A senior Bharatiya Janata Party leader yesterday warned that protesters in Kerala would take the law into their hands if officials attempted to let women enter a hill temple at the centre of a raging controversy.
A political tinge for the controversy could help Prime Minister Narendra Modi’s party gain ground in Kerala, where it has never made much headway, and won just one of 98 seats it contested in the last elections to the state assembly in 2016.
Protests against women entering the temple grew yesterday, with hundreds of hardliners blocking three women from entering the Sabarimala temple for a third day.
The demonstrators were defying a Supreme Court verdict that overturned a decades-old ruling by a lower court denying entry to women.

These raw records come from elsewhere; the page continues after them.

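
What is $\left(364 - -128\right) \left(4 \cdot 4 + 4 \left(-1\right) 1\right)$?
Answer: $5904$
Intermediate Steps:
$\left(364 - -128\right) \left(4 \cdot 4 + 4 \left(-1\right) 1\right) = \left(364 + 128\right) \left(16 - 4\right) = 492 \left(16 - 4\right) = 492 \cdot 12 = 5904$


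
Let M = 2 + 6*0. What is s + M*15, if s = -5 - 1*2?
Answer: 23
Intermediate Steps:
M = 2 (M = 2 + 0 = 2)
s = -7 (s = -5 - 2 = -7)
s + M*15 = -7 + 2*15 = -7 + 30 = 23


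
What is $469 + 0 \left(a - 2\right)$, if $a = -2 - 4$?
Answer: $469$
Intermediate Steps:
$a = -6$
$469 + 0 \left(a - 2\right) = 469 + 0 \left(-6 - 2\right) = 469 + 0 \left(-8\right) = 469 + 0 = 469$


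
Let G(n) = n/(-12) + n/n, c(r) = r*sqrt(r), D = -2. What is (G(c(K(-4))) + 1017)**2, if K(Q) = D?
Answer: (6108 + I*sqrt(2))**2/36 ≈ 1.0363e+6 + 479.89*I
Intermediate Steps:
K(Q) = -2
c(r) = r**(3/2)
G(n) = 1 - n/12 (G(n) = n*(-1/12) + 1 = -n/12 + 1 = 1 - n/12)
(G(c(K(-4))) + 1017)**2 = ((1 - (-1)*I*sqrt(2)/6) + 1017)**2 = ((1 + I*sqrt(2)/6) + 1017)**2 = (1018 + I*sqrt(2)/6)**2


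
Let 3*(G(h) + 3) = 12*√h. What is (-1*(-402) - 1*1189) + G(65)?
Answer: -790 + 4*√65 ≈ -757.75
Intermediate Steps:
G(h) = -3 + 4*√h (G(h) = -3 + (12*√h)/3 = -3 + 4*√h)
(-1*(-402) - 1*1189) + G(65) = (-1*(-402) - 1*1189) + (-3 + 4*√65) = (402 - 1189) + (-3 + 4*√65) = -787 + (-3 + 4*√65) = -790 + 4*√65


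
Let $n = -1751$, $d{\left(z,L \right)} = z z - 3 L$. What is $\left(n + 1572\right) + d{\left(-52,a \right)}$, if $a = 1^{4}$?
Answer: $2522$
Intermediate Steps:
$a = 1$
$d{\left(z,L \right)} = z^{2} - 3 L$
$\left(n + 1572\right) + d{\left(-52,a \right)} = \left(-1751 + 1572\right) + \left(\left(-52\right)^{2} - 3\right) = -179 + \left(2704 - 3\right) = -179 + 2701 = 2522$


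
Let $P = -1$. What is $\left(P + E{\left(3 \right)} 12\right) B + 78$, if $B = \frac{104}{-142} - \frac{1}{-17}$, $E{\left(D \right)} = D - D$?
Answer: $\frac{94959}{1207} \approx 78.674$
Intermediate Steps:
$E{\left(D \right)} = 0$
$B = - \frac{813}{1207}$ ($B = 104 \left(- \frac{1}{142}\right) - - \frac{1}{17} = - \frac{52}{71} + \frac{1}{17} = - \frac{813}{1207} \approx -0.67357$)
$\left(P + E{\left(3 \right)} 12\right) B + 78 = \left(-1 + 0 \cdot 12\right) \left(- \frac{813}{1207}\right) + 78 = \left(-1 + 0\right) \left(- \frac{813}{1207}\right) + 78 = \left(-1\right) \left(- \frac{813}{1207}\right) + 78 = \frac{813}{1207} + 78 = \frac{94959}{1207}$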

“If the government is trying to implement its agenda in Sabarimala, we will prevent it, even by taking the law into our hands,” said K Surendran, the general secretary of the Bharatiya Janata Party in the state.

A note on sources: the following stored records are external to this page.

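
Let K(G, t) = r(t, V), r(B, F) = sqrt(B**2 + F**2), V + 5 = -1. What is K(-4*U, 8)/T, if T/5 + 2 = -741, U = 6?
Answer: -2/743 ≈ -0.0026918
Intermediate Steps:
V = -6 (V = -5 - 1 = -6)
T = -3715 (T = -10 + 5*(-741) = -10 - 3705 = -3715)
K(G, t) = sqrt(36 + t**2) (K(G, t) = sqrt(t**2 + (-6)**2) = sqrt(t**2 + 36) = sqrt(36 + t**2))
K(-4*U, 8)/T = sqrt(36 + 8**2)/(-3715) = sqrt(36 + 64)*(-1/3715) = sqrt(100)*(-1/3715) = 10*(-1/3715) = -2/743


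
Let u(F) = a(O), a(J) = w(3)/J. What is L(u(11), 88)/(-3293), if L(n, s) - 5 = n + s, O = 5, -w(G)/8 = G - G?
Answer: -93/3293 ≈ -0.028242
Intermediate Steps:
w(G) = 0 (w(G) = -8*(G - G) = -8*0 = 0)
a(J) = 0 (a(J) = 0/J = 0)
u(F) = 0
L(n, s) = 5 + n + s (L(n, s) = 5 + (n + s) = 5 + n + s)
L(u(11), 88)/(-3293) = (5 + 0 + 88)/(-3293) = 93*(-1/3293) = -93/3293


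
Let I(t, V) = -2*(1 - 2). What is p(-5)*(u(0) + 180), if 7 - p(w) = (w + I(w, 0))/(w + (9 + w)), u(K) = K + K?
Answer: 720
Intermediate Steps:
u(K) = 2*K
I(t, V) = 2 (I(t, V) = -2*(-1) = 2)
p(w) = 7 - (2 + w)/(9 + 2*w) (p(w) = 7 - (w + 2)/(w + (9 + w)) = 7 - (2 + w)/(9 + 2*w))
p(-5)*(u(0) + 180) = ((61 + 13*(-5))/(9 + 2*(-5)))*(2*0 + 180) = ((61 - 65)/(9 - 10))*(0 + 180) = (-4/(-1))*180 = -1*(-4)*180 = 4*180 = 720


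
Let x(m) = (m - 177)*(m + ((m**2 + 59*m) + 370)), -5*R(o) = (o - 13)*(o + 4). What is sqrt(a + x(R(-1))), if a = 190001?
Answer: sqrt(19217615)/25 ≈ 175.35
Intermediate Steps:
R(o) = -(-13 + o)*(4 + o)/5 (R(o) = -(o - 13)*(o + 4)/5 = -(-13 + o)*(4 + o)/5)
x(m) = (-177 + m)*(370 + m**2 + 60*m) (x(m) = (-177 + m)*(m + (370 + m**2 + 59*m)) = (-177 + m)*(370 + m**2 + 60*m))
sqrt(a + x(R(-1))) = sqrt(190001 + (-65490 + (52/5 - 1/5*(-1)**2 + (9/5)*(-1))**3 - 10250*(52/5 - 1/5*(-1)**2 + (9/5)*(-1)) - 117*(52/5 - 1/5*(-1)**2 + (9/5)*(-1))**2)) = sqrt(190001 + (-65490 + (52/5 - 1/5*1 - 9/5)**3 - 10250*(52/5 - 1/5*1 - 9/5) - 117*(52/5 - 1/5*1 - 9/5)**2)) = sqrt(190001 + (-65490 + (52/5 - 1/5 - 9/5)**3 - 10250*(52/5 - 1/5 - 9/5) - 117*(52/5 - 1/5 - 9/5)**2)) = sqrt(190001 + (-65490 + (42/5)**3 - 10250*42/5 - 117*(42/5)**2)) = sqrt(190001 + (-65490 + 74088/125 - 86100 - 117*1764/25)) = sqrt(190001 + (-65490 + 74088/125 - 86100 - 206388/25)) = sqrt(190001 - 19906602/125) = sqrt(3843523/125) = sqrt(19217615)/25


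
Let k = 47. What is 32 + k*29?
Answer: 1395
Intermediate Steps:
32 + k*29 = 32 + 47*29 = 32 + 1363 = 1395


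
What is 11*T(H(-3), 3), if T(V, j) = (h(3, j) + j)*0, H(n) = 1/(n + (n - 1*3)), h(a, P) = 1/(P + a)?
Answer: 0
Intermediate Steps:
H(n) = 1/(-3 + 2*n) (H(n) = 1/(n + (n - 3)) = 1/(n + (-3 + n)) = 1/(-3 + 2*n))
T(V, j) = 0 (T(V, j) = (1/(j + 3) + j)*0 = (1/(3 + j) + j)*0 = (j + 1/(3 + j))*0 = 0)
11*T(H(-3), 3) = 11*0 = 0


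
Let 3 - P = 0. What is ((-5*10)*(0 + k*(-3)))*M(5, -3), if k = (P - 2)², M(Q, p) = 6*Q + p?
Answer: 4050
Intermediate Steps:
P = 3 (P = 3 - 1*0 = 3 + 0 = 3)
M(Q, p) = p + 6*Q
k = 1 (k = (3 - 2)² = 1² = 1)
((-5*10)*(0 + k*(-3)))*M(5, -3) = ((-5*10)*(0 + 1*(-3)))*(-3 + 6*5) = (-50*(0 - 3))*(-3 + 30) = -50*(-3)*27 = 150*27 = 4050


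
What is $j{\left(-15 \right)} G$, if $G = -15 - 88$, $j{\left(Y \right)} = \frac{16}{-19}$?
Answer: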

Surendran accused the state’s Communist Party government, which has tried to implement the verdict, of provoking devotees after police gave protection to some women who sought to reach the remote site.
He did not elaborate on what the party plans to do, however.

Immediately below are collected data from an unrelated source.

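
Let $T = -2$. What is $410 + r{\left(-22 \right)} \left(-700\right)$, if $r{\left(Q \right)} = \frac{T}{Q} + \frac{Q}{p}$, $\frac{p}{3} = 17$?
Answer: $\frac{363710}{561} \approx 648.32$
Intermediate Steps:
$p = 51$ ($p = 3 \cdot 17 = 51$)
$r{\left(Q \right)} = - \frac{2}{Q} + \frac{Q}{51}$
$410 + r{\left(-22 \right)} \left(-700\right) = 410 + \left(- \frac{2}{-22} + \frac{1}{51} \left(-22\right)\right) \left(-700\right) = 410 + \left(\left(-2\right) \left(- \frac{1}{22}\right) - \frac{22}{51}\right) \left(-700\right) = 410 + \left(\frac{1}{11} - \frac{22}{51}\right) \left(-700\right) = 410 - - \frac{133700}{561} = 410 + \frac{133700}{561} = \frac{363710}{561}$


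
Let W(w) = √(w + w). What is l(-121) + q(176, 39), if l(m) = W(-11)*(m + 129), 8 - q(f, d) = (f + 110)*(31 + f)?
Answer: -59194 + 8*I*√22 ≈ -59194.0 + 37.523*I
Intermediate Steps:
q(f, d) = 8 - (31 + f)*(110 + f) (q(f, d) = 8 - (f + 110)*(31 + f) = 8 - (110 + f)*(31 + f) = 8 - (31 + f)*(110 + f))
W(w) = √2*√w (W(w) = √(2*w) = √2*√w)
l(m) = I*√22*(129 + m) (l(m) = (√2*√(-11))*(m + 129) = (√2*(I*√11))*(129 + m) = (I*√22)*(129 + m) = I*√22*(129 + m))
l(-121) + q(176, 39) = I*√22*(129 - 121) + (-3402 - 1*176² - 141*176) = I*√22*8 + (-3402 - 1*30976 - 24816) = 8*I*√22 + (-3402 - 30976 - 24816) = 8*I*√22 - 59194 = -59194 + 8*I*√22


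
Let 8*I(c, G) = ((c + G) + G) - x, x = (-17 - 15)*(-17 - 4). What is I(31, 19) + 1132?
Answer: 8453/8 ≈ 1056.6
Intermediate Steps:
x = 672 (x = -32*(-21) = 672)
I(c, G) = -84 + G/4 + c/8 (I(c, G) = (((c + G) + G) - 1*672)/8 = (((G + c) + G) - 672)/8 = ((c + 2*G) - 672)/8 = (-672 + c + 2*G)/8 = -84 + G/4 + c/8)
I(31, 19) + 1132 = (-84 + (¼)*19 + (⅛)*31) + 1132 = (-84 + 19/4 + 31/8) + 1132 = -603/8 + 1132 = 8453/8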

Three dozen priests staged a sit-in against the court verdict.
Television channels broadcast images of scores of police attempting to calm protesters, who consider the verdict a challenge to tradition and interference in religious affairs.
The Supreme Court called the tradition patriarchal. The controversy has fired up Hindu religious sentiment.
Members of the BJP in the state have also strongly backed those seeking to block the entry of women.
Hindu hardliners, including members of the BJP’s youth wing, have clashed with police and attacked women, including journalists, who have tried to get to the temple.
Two women who got close were forced to turn back in the face of protests and a threat by the head priest to shut the temple if they entered, senior Kerala police official S Sreejith told reporters yesterday.
A third woman turned back at the request of police, citing the tension.
Meanwhile trustees of the temple, the Travancore Devasom Board (TDB), has decided to submit a detailed report about the happenings in and around the temple both to the Supreme Court and the Kerala High Court.
A Padmakumar, TDB president, said in the state capital that the board would soon approach their legal counsel for preparing the report.
“We have no intention to play political games with Sabarimala,” said Padmakumar.